Maine food pantries are facing a 57 percent cut in funding from last year. In Cumberland County alone, 23 agencies that received grants last year will get nothing from the program. The Root Cellar is one of those agencies. It received about $10,000 last year to feed needy families in Portland's East End. The Root Cellar says without that money, it will likely be forced to give the families that depend on the food pantry less food each week.
"Either feed less families or give each family less, that's probably what it will end up being," The Root Cellar's Portland director Kurt Holmgren said. "Because what we'll have is the same number of families that will come in, they just won't walk out with a box as full as they normally would have."
The United Way is charged with distributing the federal dollars county by county. Rebecca Ermlich of the United Way of Greater Portland says the Emergency Food and Shelter Program changed the formula for figuring out which counties around the country qualify for funding.
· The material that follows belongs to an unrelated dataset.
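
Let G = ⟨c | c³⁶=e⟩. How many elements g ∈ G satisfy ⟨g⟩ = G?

G is cyclic of order 36. An element generates G iff its order is 36, and a cyclic group of order 36 has exactly φ(36) = 12 such elements.

Answer: 12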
But she says that doesn't mean the level of poverty and hunger in Maine has gone down.
"There are many, many working families who are still struggling to meet basic needs," Ermlich said. "So certainly it is not a reflection on increased jobs in Maine or Cumberland County, or a reduction in poverty."
Good Shepherd Food Bank says while it is not directly affected by these cuts, they will have a drastic impact, because hunger relief organizations facing cuts will likely look to Good Shepherd to give them more food with very limited resources.